Metallica's Kirk Hammett has opened up about the making of the band's self-titled 1991 album, also known as The Black Album. In an interview with the UK's Uncut Magazine, Hammett said, "When we were done with '…And Justice For All' and the subsequent two-year tour, there was no place to go on that path. We'd hit the wall. The last song on that album is a song called 'Dyers Eve' and it's six or seven minutes of the most crazy progressive off-the-wall stuff METALLICA is capable of doing. After playing all those songs on the road for a couple of years, we said, 'There's got to be a reset here.'"
He continued, "It wasn't easy to make, as we wanted a certain sound on that album. We wanted everything to be the best it possibly could be, sound-wise, song-wise and performance-wise, and so we went in and — I'll probably be the first person to mention this — we wanted to come up with a 'Back In Black', an LP stacked with singles. That was the concept, songs which sound like singles but aren't. "

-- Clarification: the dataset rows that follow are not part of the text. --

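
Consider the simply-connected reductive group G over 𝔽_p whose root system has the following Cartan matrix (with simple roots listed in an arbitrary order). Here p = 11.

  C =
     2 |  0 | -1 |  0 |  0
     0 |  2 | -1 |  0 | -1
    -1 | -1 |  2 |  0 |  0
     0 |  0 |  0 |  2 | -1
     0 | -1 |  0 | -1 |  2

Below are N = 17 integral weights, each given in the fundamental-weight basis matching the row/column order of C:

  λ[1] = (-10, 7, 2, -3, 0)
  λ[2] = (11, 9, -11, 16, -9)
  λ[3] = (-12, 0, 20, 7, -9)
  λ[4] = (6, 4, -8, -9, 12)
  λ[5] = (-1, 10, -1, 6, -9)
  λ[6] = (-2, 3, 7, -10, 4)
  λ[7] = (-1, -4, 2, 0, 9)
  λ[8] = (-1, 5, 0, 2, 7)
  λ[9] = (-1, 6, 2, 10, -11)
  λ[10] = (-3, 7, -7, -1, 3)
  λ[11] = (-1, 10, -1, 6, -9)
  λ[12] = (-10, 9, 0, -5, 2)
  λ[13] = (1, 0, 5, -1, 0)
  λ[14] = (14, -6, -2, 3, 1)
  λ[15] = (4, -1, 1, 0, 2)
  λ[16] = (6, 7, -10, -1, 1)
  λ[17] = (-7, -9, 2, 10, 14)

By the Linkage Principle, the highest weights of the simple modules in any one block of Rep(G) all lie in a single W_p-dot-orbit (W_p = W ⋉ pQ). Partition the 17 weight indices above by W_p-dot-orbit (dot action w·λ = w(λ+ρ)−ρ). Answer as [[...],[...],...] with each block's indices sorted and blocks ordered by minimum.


Dynkin diagram of C (from the 8 off-diagonal −1 entries): A_5.

Folding the 17 weights λ_j+ρ into Ā_11 (reps in the given 5-coord order):

  [1] (2, 1, 6, 0, 1) · [2] (2, 1, 6, 0, 1) · [3] (0, 3, 0, 1, 7) · [4] (5, 0, 2, 1, 3) · [5] (0, 3, 0, 1, 7) · [6] (5, 0, 2, 1, 3) · [7] (0, 3, 0, 1, 7) · [8] (3, 0, 3, 0, 4) · [9] (0, 3, 0, 1, 7) · [10] (5, 0, 2, 1, 3) · [11] (0, 3, 0, 1, 7) · [12] (2, 1, 6, 0, 1) · [13] (2, 1, 6, 0, 1) · [14] (5, 0, 2, 1, 3) · [15] (5, 0, 2, 1, 3) · [16] (2, 1, 6, 0, 1) · [17] (3, 0, 3, 0, 4)

Partition of {1..17} into 4 W_11-dot-orbits:

[[1, 2, 12, 13, 16], [3, 5, 7, 9, 11], [4, 6, 10, 14, 15], [8, 17]]


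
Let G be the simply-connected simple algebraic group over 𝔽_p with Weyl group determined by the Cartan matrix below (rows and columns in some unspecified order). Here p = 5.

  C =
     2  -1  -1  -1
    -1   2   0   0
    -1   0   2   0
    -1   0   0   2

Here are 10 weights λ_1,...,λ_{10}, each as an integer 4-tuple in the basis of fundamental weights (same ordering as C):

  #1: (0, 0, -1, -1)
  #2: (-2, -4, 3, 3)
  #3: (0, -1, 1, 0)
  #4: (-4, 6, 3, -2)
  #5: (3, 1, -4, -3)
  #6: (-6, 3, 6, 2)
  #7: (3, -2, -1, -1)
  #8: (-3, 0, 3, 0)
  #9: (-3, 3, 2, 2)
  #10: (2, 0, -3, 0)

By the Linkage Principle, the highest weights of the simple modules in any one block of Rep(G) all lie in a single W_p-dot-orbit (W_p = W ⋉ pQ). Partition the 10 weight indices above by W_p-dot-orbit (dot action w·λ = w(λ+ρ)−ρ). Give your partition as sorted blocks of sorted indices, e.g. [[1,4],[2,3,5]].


Root system D_4: the 4×4 matrix C matches after relabeling.

λ_j+ρ reflected into Ā_5 (⟨·,θ^∨⟩≤5); 4-tuples as given:

  [1] (1, 1, 0, 0);  [2] (1, 1, 0, 0);  [3] (1, 0, 2, 1);  [4] (0, 1, 2, 1);  [5] (0, 1, 2, 1);  [6] (1, 1, 0, 0);  [7] (1, 1, 0, 0);  [8] (0, 1, 2, 1);  [9] (1, 1, 0, 0);  [10] (0, 1, 2, 1)

3 distinct reps among the 10 weights ⇒ 3 W_5-linkage classes:

[[1, 2, 6, 7, 9], [3], [4, 5, 8, 10]]


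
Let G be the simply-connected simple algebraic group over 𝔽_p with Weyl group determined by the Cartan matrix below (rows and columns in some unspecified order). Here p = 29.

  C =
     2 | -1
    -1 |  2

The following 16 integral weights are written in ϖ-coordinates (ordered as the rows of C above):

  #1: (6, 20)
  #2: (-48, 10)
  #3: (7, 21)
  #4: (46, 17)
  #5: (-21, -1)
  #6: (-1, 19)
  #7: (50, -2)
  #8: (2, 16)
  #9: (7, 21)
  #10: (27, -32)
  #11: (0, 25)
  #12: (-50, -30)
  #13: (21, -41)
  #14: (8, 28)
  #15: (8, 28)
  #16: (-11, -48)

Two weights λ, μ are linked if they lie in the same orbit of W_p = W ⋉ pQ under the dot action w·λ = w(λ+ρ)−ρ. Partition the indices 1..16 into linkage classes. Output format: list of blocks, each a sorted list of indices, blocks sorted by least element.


A_2 Cartan matrix, 2 simple roots permuted; ρ=(1,1).

Ā_29 reps of the 16 weights (A_2, coords as presented):

    λ_1 → (7, 21)
    λ_2 → (7, 11)
    λ_3 → (7, 21)
    λ_4 → (7, 11)
    λ_5 → (0, 20)
    λ_6 → (0, 20)
    λ_7 → (7, 21)
    λ_8 → (3, 17)
    λ_9 → (7, 21)
    λ_10 → (1, 26)
    λ_11 → (1, 26)
    λ_12 → (0, 20)
    λ_13 → (7, 11)
    λ_14 → (0, 20)
    λ_15 → (0, 20)
    λ_16 → (1, 18)

These 16 weights hit 6 W_29-dot-orbits; sizes (4, 3, 5, 1, 2, 1):

[[1, 3, 7, 9], [2, 4, 13], [5, 6, 12, 14, 15], [8], [10, 11], [16]]


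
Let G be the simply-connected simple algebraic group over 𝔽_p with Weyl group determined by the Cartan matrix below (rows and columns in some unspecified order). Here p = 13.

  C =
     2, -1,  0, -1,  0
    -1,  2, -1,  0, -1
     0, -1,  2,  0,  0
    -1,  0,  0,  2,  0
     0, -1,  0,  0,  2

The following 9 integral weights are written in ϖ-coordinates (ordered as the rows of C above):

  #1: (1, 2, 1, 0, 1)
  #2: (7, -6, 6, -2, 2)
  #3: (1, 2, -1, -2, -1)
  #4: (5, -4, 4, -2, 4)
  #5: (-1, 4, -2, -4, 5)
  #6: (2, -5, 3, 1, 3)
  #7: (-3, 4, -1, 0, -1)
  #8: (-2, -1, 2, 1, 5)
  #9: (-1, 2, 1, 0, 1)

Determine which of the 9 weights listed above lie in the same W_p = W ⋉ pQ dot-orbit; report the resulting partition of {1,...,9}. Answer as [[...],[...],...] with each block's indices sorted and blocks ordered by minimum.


Root system D_5: the 5×5 matrix C matches after relabeling.

W_13-reps of the 9 weights in Ā_13 (same 5-coord order as C):

  λ_1+ρ ↦ (0, 3, 2, 1, 2);  λ_2+ρ ↦ (0, 3, 2, 1, 2);  λ_3+ρ ↦ (1, 3, 0, 1, 0);  λ_4+ρ ↦ (0, 3, 2, 1, 2);  λ_5+ρ ↦ (1, 1, 1, 0, 6);  λ_6+ρ ↦ (1, 3, 0, 1, 0);  λ_7+ρ ↦ (1, 3, 0, 1, 0);  λ_8+ρ ↦ (0, 1, 2, 1, 5);  λ_9+ρ ↦ (0, 3, 2, 1, 2)

Linkage partition of the 9 weights (4 classes, p=13):

[[1, 2, 4, 9], [3, 6, 7], [5], [8]]


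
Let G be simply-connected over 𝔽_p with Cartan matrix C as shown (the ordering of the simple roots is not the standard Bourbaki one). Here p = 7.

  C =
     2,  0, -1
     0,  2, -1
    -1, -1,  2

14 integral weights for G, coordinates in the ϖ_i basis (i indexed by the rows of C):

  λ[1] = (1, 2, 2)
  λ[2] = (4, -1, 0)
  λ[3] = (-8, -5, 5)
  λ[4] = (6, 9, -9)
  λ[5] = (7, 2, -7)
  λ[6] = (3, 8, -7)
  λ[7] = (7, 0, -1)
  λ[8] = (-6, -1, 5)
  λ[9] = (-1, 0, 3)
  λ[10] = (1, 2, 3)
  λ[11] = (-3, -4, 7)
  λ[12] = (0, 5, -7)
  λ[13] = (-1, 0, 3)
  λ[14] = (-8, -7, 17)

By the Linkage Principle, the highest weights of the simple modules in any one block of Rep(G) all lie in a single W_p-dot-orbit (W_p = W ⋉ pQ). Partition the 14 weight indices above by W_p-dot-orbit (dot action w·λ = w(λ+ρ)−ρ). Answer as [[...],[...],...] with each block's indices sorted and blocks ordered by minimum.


Dynkin diagram of C (from the 4 off-diagonal −1 entries): A_3.

W_7-reps of the 14 weights in Ā_7 (same 3-coord order as C):

    [1] (1, 2, 3)
    [2] (5, 0, 1)
    [3] (2, 1, 4)
    [4] (2, 1, 4)
    [5] (1, 2, 3)
    [6] (0, 1, 4)
    [7] (5, 0, 1)
    [8] (5, 0, 1)
    [9] (0, 1, 4)
    [10] (0, 1, 4)
    [11] (1, 2, 3)
    [12] (5, 0, 1)
    [13] (0, 1, 4)
    [14] (0, 1, 4)

Linkage partition of the 14 weights (4 classes, p=7):

[[1, 5, 11], [2, 7, 8, 12], [3, 4], [6, 9, 10, 13, 14]]


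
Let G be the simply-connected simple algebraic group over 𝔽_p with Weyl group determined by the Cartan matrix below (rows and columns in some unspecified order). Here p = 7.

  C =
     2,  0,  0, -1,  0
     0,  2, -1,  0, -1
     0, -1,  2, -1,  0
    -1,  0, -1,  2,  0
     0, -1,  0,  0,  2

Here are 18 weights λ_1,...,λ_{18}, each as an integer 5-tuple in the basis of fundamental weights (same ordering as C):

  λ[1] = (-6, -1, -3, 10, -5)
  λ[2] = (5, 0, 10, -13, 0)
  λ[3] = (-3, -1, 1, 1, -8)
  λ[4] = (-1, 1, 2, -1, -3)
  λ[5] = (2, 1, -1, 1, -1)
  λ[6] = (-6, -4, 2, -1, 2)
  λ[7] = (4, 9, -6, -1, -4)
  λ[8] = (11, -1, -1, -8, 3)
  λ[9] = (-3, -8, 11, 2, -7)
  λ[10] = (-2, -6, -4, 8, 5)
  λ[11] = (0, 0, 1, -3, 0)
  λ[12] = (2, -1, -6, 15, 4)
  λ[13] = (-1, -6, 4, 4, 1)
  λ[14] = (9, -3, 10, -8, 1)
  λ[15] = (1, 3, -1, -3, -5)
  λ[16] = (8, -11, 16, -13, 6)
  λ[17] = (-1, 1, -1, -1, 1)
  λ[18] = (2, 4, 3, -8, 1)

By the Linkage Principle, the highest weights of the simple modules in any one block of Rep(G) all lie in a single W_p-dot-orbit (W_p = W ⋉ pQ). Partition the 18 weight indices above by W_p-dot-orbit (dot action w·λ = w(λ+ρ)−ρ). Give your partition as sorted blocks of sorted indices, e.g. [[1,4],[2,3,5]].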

Lars Ulrich added, "When we walked out of the studio a year later with the 'Black Album' in our pockets, I don't think any of us thought we'd see each other again. But we ended up spending the next 10-12 years making records together. It was a love affair, but it got off to a rocky start. But thankfully he pushed and challenged us. He didn't accept our refusal to be experimental and to cast the net wider."